Thank you for any suggestions.

chicagokp
09-27-2015, 07:51 AM
I've never paid attention to the onion internal temp. They are very nice with a few splashes of brandy and a knob of butter on top while cooking. If you are cutting off the end past the root stem you need a little foil dish or something under them. Roasted onions always smell fabulous while cooking!

Bludawg
09-27-2015, 08:04 AM
IDK I toss a few in my Firebox from time to time

Gulfbeachman
09-27-2015, 08:04 AM
I've never paid attention to the onion internal temp. They are very nice with a few splashes of brandy and a knob of butter on top while cooking. If you are cutting off the end past the root stem you need a little foil dish or something under them. Roasted onions always smell fabulous while cooking!

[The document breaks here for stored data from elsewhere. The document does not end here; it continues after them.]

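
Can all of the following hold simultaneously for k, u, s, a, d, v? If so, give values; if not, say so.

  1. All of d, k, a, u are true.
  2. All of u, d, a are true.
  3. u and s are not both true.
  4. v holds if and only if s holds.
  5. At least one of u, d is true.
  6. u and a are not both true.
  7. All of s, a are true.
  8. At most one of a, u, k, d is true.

No satisfying assignment exists.

Case k = True:
  (1) forces d = True.
  Constraint (8) is violated (k=T, d=T) — contradiction.
Case k = False:
  Constraint (1) is violated (k=F) — contradiction.
Both cases fail — unsatisfiable.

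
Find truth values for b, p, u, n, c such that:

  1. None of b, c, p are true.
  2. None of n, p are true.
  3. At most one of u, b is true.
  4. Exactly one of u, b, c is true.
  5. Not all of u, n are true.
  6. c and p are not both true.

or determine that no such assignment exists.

b = False; p = False; u = True; n = False; c = False

  (1) {b, c, p}: 0 true — none ✓
  (2) {n, p}: 0 true — none ✓
  (3) {u, b}: 1 true — at most one ✓
  (4) {u, b, c}: 1 true — exactly one ✓
  (5) {u, n}: 1/2 true — not all ✓
  (6) c=F, p=F — not both ✓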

Great idea about adding butter and brandy. I suppose the foil would hold in the juices and keep the onions moist.

Yes, they sure smell great when cooking. At times, I smoke them on the top shelf and let them drip onto whatever I maybe smoking at the time.

Thanks for responding!

lankster35
09-27-2015, 10:32 AM
I core out the center of 1015 onions and then fill it full of butter and blue cheese. Set it in foil and give it all the smoke you want and then wrap it up tight until done to the tenderness you like. These are awesome....If you like Blue Cheese.

PaPaQ
09-27-2015, 10:33 AM
Use a sweet onion, peel and cut like you do, then core.

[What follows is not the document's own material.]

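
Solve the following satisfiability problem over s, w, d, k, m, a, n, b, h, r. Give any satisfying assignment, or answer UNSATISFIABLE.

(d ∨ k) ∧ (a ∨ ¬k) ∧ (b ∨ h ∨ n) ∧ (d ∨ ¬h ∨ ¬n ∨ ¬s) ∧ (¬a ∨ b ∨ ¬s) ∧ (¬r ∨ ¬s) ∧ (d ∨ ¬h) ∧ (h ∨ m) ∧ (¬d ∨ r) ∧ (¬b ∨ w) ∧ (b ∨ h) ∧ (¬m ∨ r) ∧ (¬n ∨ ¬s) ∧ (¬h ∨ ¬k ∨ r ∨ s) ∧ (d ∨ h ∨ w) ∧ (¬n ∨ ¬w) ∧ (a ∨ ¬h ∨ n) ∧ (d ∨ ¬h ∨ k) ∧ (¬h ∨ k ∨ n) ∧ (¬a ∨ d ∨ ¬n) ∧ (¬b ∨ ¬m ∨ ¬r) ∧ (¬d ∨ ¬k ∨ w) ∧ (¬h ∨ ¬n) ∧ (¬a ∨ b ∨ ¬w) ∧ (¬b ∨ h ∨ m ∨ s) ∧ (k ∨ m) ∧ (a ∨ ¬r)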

Stuff the core with butter.

Wrap in foil and cook until tender.

twatsonr1
09-27-2015, 01:29 PM
I always add butter and a cube of beef bullion to the cored out center.

sylntghost
09-27-2015, 01:48 PM
I always add butter and a cube of beef bullion to the cored out center.
This is what I do also.they sure are good

cheez59
09-27-2015, 03:58 PM
I take big sweet onions and cut them in 6 or 8 sections sort of like a bloomin onion. Don't cut all the way through. Then wrap in foil like a bowl. drizzle it with good olive oil and hit it with Kosher salt and fresh cracked pepper. Leave the top open so it can take in the smoke. I've never checked IT so not sure what it would be. Just cook to your desired doneness. These are especially good over a baked potato. Oil and all. :wink:

Gulfbeachman
09-27-2015, 07:55 PM
I take big sweet onions and cut them in 6 or 8 sections sort of like a bloomin onion. Don't cut all the way through. Then wrap in foil like a bowl. drizzle it with good olive oil and hit it with Kosher salt and fresh cracked pepper. Leave the top open so it can take in the smoke. I've never checked IT so not sure what it would be. Just cook to your desired doneness. These are especially good over a baked potato. Oil and all. :wink:

These are great ideas cheez59.

I may need to use those Vidalia onions!


Thanks!

cats49er
09-28-2015, 06:16 PM
I like to take a good size onion peel then stick 2 or 3 tooth picks around the onion in a layer or circle .You should make multiple layers spaced about 1/2 to 3/8 inch apart.I then slice midway between the tooth picks to make roughly 1/2 inches with tooth picks holding them together.Then coat them with EVO ,apply a good heavy dose of hot sauce,and sprinkle with black pepper.Next smoke to desired tenderness.Most of the time I will add more hot sauce as it dries out on top of the onion.